My Spiritual Odyssey

Dhamma Mahavana, North Fork

Summary

The challenges of life have lead the path of Carl Gustav Jung’s individuation. A path of self discovery. Of growing up and facing the amoral adult world all alone. Of demolishing constructs that I was fed by the society. I have learnt to see things as they really were, not as we were taught that they are. I have learnt to hear the secrets hidden behind the words we speak to each other. To see the world through a new set of eyes that rips thru human personas and masks. I have learnt to find my place, position in the world.

It was not always so and for my growth, I credit the path less taken. For this understanding of the universe, I am indebted to my education in Fresno State, the Buddhist Teachings, Meditation, Jung’s analysis of Book of Job, Bhagvad Gita and my journeys into the realm of Shiva. The fifth book, My Spiritual Odyssey, details my spiritual growth in the face of life challenges as I head into the evening of life.

Excerpt

I had sat there for over an hour, cross legged, eyes closed, hands neatly folded in my lap, absolutely still, unmoving, willing myself to endure the sore knees, and the unbearable pain in my lower back ,and my legs, over the last seven days. Adhishthan. The  power of will to endure. The pain was transient, as all trauma in life is. I knew that. I was here, at California Vipassana Centre, to train myself. To learn how to handle life without breaking apart by the hardships.          It was the eighth day of the ten day Vipassana Meditation Course. I was doing hard work. I knew from experience that the results were worth it. That the dispassionate observing of the unfolding drama would alter my neural structure. Increasing my resilience. Making me stronger. And I sat there, meditating, emptying my mind of all the crap I had accumulated since birth. I had sat there, hour after hour until I lost count of hours and then days. I lost all sense of orientation. I was lost in space and time, drifting in and out of reality until the chimes beckoned.

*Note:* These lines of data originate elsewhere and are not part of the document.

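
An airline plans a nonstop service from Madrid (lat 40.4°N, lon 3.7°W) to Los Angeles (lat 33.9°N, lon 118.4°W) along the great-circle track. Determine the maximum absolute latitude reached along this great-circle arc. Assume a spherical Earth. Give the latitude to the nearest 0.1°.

The great circle lies in the plane with unit normal n̂ = (p₁ × p₂)/|p₁ × p₂|.
Here n̂_z ≈ -0.577; the vertex latitude is φ_max = arccos|n̂_z| ≈ 54.8°.

≈ 54.8°N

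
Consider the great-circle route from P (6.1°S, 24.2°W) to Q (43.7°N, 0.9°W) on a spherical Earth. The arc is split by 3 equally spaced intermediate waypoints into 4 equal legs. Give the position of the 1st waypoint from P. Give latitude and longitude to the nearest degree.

From cos δ = sin φ₁ sin φ₂ + cos φ₁ cos φ₂ cos Δλ, the central angle is δ ≈ 0.944 rad (54.1°).
Interpolate at f = 1/4 with slerp weights a = sin((1−f)δ)/sin δ ≈ 0.803, b = sin(fδ)/sin δ ≈ 0.289.
p = a·p₁ + b·p₂ ≈ (0.937, -0.331, 0.114); φ = arcsin(p_z) ≈ 6.55°, λ = atan2(p_y, p_x) ≈ -19.43°.

≈ (7°N, 19°W)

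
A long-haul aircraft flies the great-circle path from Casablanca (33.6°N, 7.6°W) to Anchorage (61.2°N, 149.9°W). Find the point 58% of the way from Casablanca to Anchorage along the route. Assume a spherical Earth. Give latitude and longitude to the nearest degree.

Write both endpoints as unit vectors p₁, p₂ with components (cos φ cos λ, cos φ sin λ, sin φ).
The central angle between the endpoints is δ = arccos(p₁·p₂) ≈ 1.403 rad (80.4°).
Interpolate at f = 0.58 with slerp weights a = sin((1−f)δ)/sin δ ≈ 0.564, b = sin(fδ)/sin δ ≈ 0.737.
p = a·p₁ + b·p₂ ≈ (0.158, -0.240, 0.958); φ = arcsin(p_z) ≈ 73.29°, λ = atan2(p_y, p_x) ≈ -56.65°.

≈ 73°N, 57°W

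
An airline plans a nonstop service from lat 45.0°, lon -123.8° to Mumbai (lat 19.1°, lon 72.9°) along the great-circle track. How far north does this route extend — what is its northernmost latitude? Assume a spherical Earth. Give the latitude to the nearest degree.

The great circle lies in the plane with unit normal n̂ = (p₁ × p₂)/|p₁ × p₂|.
Here n̂_z ≈ -0.210; the vertex latitude is φ_max = arccos|n̂_z| ≈ 77.9°.
Check via Clairaut: cos φ_max = |cos φ₁| · sin C = cos(45.0°)·sin(17.3°) ≈ 0.210, again giving ≈ 77.9°.

≈ 78°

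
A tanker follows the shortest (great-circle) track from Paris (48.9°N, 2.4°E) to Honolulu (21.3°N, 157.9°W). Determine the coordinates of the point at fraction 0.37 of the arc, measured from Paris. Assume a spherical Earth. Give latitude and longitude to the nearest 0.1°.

≈ 77.5°N, 74.5°W

From cos δ = sin φ₁ sin φ₂ + cos φ₁ cos φ₂ cos Δλ, the central angle is δ ≈ 1.879 rad (107.6°).
Interpolate at f = 0.37 with slerp weights a = sin((1−f)δ)/sin δ ≈ 0.972, b = sin(fδ)/sin δ ≈ 0.672.
p = a·p₁ + b·p₂ ≈ (0.058, -0.209, 0.976); φ = arcsin(p_z) ≈ 77.48°, λ = atan2(p_y, p_x) ≈ -74.47°.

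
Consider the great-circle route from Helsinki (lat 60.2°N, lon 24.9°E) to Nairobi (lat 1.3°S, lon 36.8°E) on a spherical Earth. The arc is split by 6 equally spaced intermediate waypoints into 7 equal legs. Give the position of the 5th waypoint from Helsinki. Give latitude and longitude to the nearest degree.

≈ lat 16°N, lon 35°E

Write both endpoints as unit vectors p₁, p₂ with components (cos φ cos λ, cos φ sin λ, sin φ).
The central angle between the endpoints is δ = arccos(p₁·p₂) ≈ 1.085 rad (62.2°).
Interpolate at f = 5/7 with slerp weights a = sin((1−f)δ)/sin δ ≈ 0.345, b = sin(fδ)/sin δ ≈ 0.791.
p = a·p₁ + b·p₂ ≈ (0.789, 0.546, 0.281); φ = arcsin(p_z) ≈ 16.35°, λ = atan2(p_y, p_x) ≈ 34.69°.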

            Heat. My body was generating heat, as if I stood inside a furnace. The feel of sweat…everywhere…on my body. The drops on my scalp…drops on my forehead….drops pouring down my underarms, falling into the hollow between my arms and my waist. My pants felt wet. The underside of my knees dripped. My feet were wet, my hands sticky. I could hear the A/c whirring gently. I knew it was me. It was something inside of me. I had experienced it before. I tried to keep my mind clear…clear of thoughts about what was causing this state of being…..focus…on Goenkaji’s voice in the background. Instructing, singing, chanting……….slurry….repetitious….hypnotic……. Focus on observing…body parts….. Part by part……all at once…..up/down…. Side by side.,…thru the body…..inside the body….on the surface of the skin…inside the skin. Pay attention to tiny sensations…..barely there……empty your mind….let go….feel…..observe…. a trance like state…..loss of time….loss of space… Mr Goenka’s voice fades into oblivion…. I feel alone….in the moment…in the spacetime….the 300 students in the meditation hall disappear …it is just I here…I and the sensations….crawling, sweeping, rushing, tingling, jingling, mingling……I….the sea of sensations…. observing….and there is no me anymore…. I am my awareness…..only awareness remains in the spacetime continuum….without an I….observing…being aware….

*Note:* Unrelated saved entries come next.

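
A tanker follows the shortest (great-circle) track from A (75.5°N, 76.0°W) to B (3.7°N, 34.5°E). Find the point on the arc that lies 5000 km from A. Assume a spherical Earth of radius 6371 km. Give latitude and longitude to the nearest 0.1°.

≈ (48.4°N, 19.7°E)

The haversine formula gives a central angle δ ≈ 1.596 rad (91.4°) between the endpoints. The total great-circle distance is δ·R ≈ 1.596 × 6371 ≈ 10167 km, so the target fraction is f = 5000/10167 ≈ 0.492.
Interpolate at f ≈ 0.492 with slerp weights a = sin((1−f)δ)/sin δ ≈ 0.725, b = sin(fδ)/sin δ ≈ 0.707.
p = a·p₁ + b·p₂ ≈ (0.625, 0.223, 0.748); φ = arcsin(p_z) ≈ 48.39°, λ = atan2(p_y, p_x) ≈ 19.66°.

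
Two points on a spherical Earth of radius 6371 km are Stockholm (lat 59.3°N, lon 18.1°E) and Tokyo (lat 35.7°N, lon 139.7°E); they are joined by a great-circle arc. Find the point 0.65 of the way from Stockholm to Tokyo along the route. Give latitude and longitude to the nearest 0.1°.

Write both endpoints as unit vectors p₁, p₂ with components (cos φ cos λ, cos φ sin λ, sin φ).
The central angle between the endpoints is δ = arccos(p₁·p₂) ≈ 1.282 rad (73.5°).
Interpolate at f = 0.65 with slerp weights a = sin((1−f)δ)/sin δ ≈ 0.453, b = sin(fδ)/sin δ ≈ 0.772.
p = a·p₁ + b·p₂ ≈ (-0.259, 0.477, 0.840); φ = arcsin(p_z) ≈ 57.12°, λ = atan2(p_y, p_x) ≈ 118.45°.

≈ lat 57.1°N, lon 118.4°E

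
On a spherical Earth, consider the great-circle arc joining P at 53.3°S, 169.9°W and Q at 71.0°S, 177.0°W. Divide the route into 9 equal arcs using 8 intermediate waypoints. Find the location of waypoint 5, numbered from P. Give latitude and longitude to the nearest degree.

≈ 63°S, 173°W

From cos δ = sin φ₁ sin φ₂ + cos φ₁ cos φ₂ cos Δλ, the central angle is δ ≈ 0.314 rad (18.0°).
Interpolate at f = 5/9 with slerp weights a = sin((1−f)δ)/sin δ ≈ 0.450, b = sin(fδ)/sin δ ≈ 0.562.
p = a·p₁ + b·p₂ ≈ (-0.448, -0.057, -0.892); φ = arcsin(p_z) ≈ -63.18°, λ = atan2(p_y, p_x) ≈ -172.77°.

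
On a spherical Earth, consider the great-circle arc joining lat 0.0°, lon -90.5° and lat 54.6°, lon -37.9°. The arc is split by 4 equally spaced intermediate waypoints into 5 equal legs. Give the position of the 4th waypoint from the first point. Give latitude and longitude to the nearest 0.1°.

≈ lat 45.9°, lon -54.9°

Write both endpoints as unit vectors p₁, p₂ with components (cos φ cos λ, cos φ sin λ, sin φ).
The central angle between the endpoints is δ = arccos(p₁·p₂) ≈ 1.211 rad (69.4°).
Interpolate at f = 4/5 with slerp weights a = sin((1−f)δ)/sin δ ≈ 0.256, b = sin(fδ)/sin δ ≈ 0.881.
p = a·p₁ + b·p₂ ≈ (0.400, -0.570, 0.718); φ = arcsin(p_z) ≈ 45.88°, λ = atan2(p_y, p_x) ≈ -54.90°.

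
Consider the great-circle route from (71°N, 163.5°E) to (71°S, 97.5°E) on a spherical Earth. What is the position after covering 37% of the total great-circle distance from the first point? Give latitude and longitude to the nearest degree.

≈ (19°N, 134°E)

Write both endpoints as unit vectors p₁, p₂ with components (cos φ cos λ, cos φ sin λ, sin φ).
The central angle between the endpoints is δ = arccos(p₁·p₂) ≈ 2.588 rad (148.3°).
Interpolate at f = 0.37 with slerp weights a = sin((1−f)δ)/sin δ ≈ 1.900, b = sin(fδ)/sin δ ≈ 1.557.
p = a·p₁ + b·p₂ ≈ (-0.659, 0.678, 0.325); φ = arcsin(p_z) ≈ 18.94°, λ = atan2(p_y, p_x) ≈ 134.19°.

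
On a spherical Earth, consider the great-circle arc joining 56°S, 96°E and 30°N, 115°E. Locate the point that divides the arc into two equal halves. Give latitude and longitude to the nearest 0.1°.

≈ 13.2°S, 107.6°E

From cos δ = sin φ₁ sin φ₂ + cos φ₁ cos φ₂ cos Δλ, the central angle is δ ≈ 1.527 rad (87.5°).
Interpolate at f = 1/2 with slerp weights a = sin((1−f)δ)/sin δ ≈ 0.692, b = sin(fδ)/sin δ ≈ 0.692.
p = a·p₁ + b·p₂ ≈ (-0.294, 0.928, -0.228); φ = arcsin(p_z) ≈ -13.17°, λ = atan2(p_y, p_x) ≈ 107.56°.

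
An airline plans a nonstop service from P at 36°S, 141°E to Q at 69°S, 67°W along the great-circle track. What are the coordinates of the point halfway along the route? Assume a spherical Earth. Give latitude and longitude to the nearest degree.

Write both endpoints as unit vectors p₁, p₂ with components (cos φ cos λ, cos φ sin λ, sin φ).
The central angle between the endpoints is δ = arccos(p₁·p₂) ≈ 1.274 rad (73.0°).
Interpolate at f = 1/2 with slerp weights a = sin((1−f)δ)/sin δ ≈ 0.622, b = sin(fδ)/sin δ ≈ 0.622.
p = a·p₁ + b·p₂ ≈ (-0.304, 0.111, -0.946); φ = arcsin(p_z) ≈ -71.11°, λ = atan2(p_y, p_x) ≈ 159.86°.

≈ 71°S, 160°E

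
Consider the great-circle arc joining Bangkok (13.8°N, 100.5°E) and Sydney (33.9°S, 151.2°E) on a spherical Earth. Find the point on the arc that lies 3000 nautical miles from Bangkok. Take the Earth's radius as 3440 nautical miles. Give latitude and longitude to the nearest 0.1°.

Convert each endpoint to a unit vector on the sphere (x = cos φ cos λ, y = cos φ sin λ, z = sin φ).
The central angle between the endpoints is δ = arccos(p₁·p₂) ≈ 1.184 rad (67.8°). The total great-circle distance is δ·R ≈ 1.184 × 3440 ≈ 4072 nmi, so the target fraction is f = 3000/4072 ≈ 0.737.
Interpolate at f ≈ 0.737 with slerp weights a = sin((1−f)δ)/sin δ ≈ 0.331, b = sin(fδ)/sin δ ≈ 0.827.
p = a·p₁ + b·p₂ ≈ (-0.660, 0.647, -0.382); φ = arcsin(p_z) ≈ -22.47°, λ = atan2(p_y, p_x) ≈ 135.58°.

≈ (22.5°S, 135.6°E)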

            The vision of a snake suddenly jolted me out of my state of being. A ginormous cobra. As thick as a trunk of a slender banana tree. Mustard in color, with patterns of dark brown across his slithering body. Unfurling swiftly from its coiled state…like lightening… hissing….loudly ….rotating as it spins open, upwards….its large beady eyes staring deep into my soul….its tongue lashing out as it gently sways after it completes its ascend. Was it malicious? It was contained in a large circular glass-like cylinder that arose from his base, his heard emerged from the  top of the container, and his fangs were open, and he looked like a multiple headed snake.

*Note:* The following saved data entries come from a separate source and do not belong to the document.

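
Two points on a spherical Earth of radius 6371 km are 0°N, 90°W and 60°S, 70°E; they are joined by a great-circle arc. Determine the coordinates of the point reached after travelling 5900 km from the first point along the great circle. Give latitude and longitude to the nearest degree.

From cos δ = sin φ₁ sin φ₂ + cos φ₁ cos φ₂ cos Δλ, the central angle is δ ≈ 2.060 rad (118.0°). The total great-circle distance is δ·R ≈ 2.060 × 6371 ≈ 13124 km, so the target fraction is f = 5900/13124 ≈ 0.450.
Interpolate at f ≈ 0.450 with slerp weights a = sin((1−f)δ)/sin δ ≈ 1.026, b = sin(fδ)/sin δ ≈ 0.905.
p = a·p₁ + b·p₂ ≈ (0.155, -0.601, -0.784); φ = arcsin(p_z) ≈ -51.64°, λ = atan2(p_y, p_x) ≈ -75.55°.

≈ 52°S, 76°W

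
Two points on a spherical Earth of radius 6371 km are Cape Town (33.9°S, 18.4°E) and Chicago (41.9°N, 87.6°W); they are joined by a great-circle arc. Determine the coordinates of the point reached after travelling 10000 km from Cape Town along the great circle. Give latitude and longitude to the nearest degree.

≈ (26°N, 53°W)

The haversine formula gives a central angle δ ≈ 2.145 rad (122.9°) between the endpoints. The total great-circle distance is δ·R ≈ 2.145 × 6371 ≈ 13663 km, so the target fraction is f = 10000/13663 ≈ 0.732.
Interpolate at f ≈ 0.732 with slerp weights a = sin((1−f)δ)/sin δ ≈ 0.647, b = sin(fδ)/sin δ ≈ 1.191.
p = a·p₁ + b·p₂ ≈ (0.547, -0.716, 0.434); φ = arcsin(p_z) ≈ 25.72°, λ = atan2(p_y, p_x) ≈ -52.61°.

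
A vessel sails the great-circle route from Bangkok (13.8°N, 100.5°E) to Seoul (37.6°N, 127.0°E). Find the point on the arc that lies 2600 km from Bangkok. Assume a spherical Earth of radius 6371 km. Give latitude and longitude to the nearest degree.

≈ 31°N, 118°E

From cos δ = sin φ₁ sin φ₂ + cos φ₁ cos φ₂ cos Δλ, the central angle is δ ≈ 0.584 rad (33.5°). The total great-circle distance is δ·R ≈ 0.584 × 6371 ≈ 3722 km, so the target fraction is f = 2600/3722 ≈ 0.698.
Interpolate at f ≈ 0.698 with slerp weights a = sin((1−f)δ)/sin δ ≈ 0.318, b = sin(fδ)/sin δ ≈ 0.720.
p = a·p₁ + b·p₂ ≈ (-0.399, 0.759, 0.515); φ = arcsin(p_z) ≈ 30.98°, λ = atan2(p_y, p_x) ≈ 117.76°.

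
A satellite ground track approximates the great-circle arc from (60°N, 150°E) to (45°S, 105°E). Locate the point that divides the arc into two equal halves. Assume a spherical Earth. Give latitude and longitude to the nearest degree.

≈ (8°N, 123°E)

Write both endpoints as unit vectors p₁, p₂ with components (cos φ cos λ, cos φ sin λ, sin φ).
The central angle between the endpoints is δ = arccos(p₁·p₂) ≈ 1.942 rad (111.2°).
Interpolate at f = 1/2 with slerp weights a = sin((1−f)δ)/sin δ ≈ 0.886, b = sin(fδ)/sin δ ≈ 0.886.
p = a·p₁ + b·p₂ ≈ (-0.546, 0.826, 0.141); φ = arcsin(p_z) ≈ 8.09°, λ = atan2(p_y, p_x) ≈ 123.43°.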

I jerked violently, startled, pulling away from the restful space and time of my being. The adhishthan had been drilled into me by years of meditative practice, and I willed myself to remain still. I must not move. I did not move. Nor did I open my eyes. After the initial shock had worn off, I observed that I was unafraid. Sameer could not reach me. He could not reach my inner core. He could never harm me, or destroy me, unless I let him in and allowed him to do so.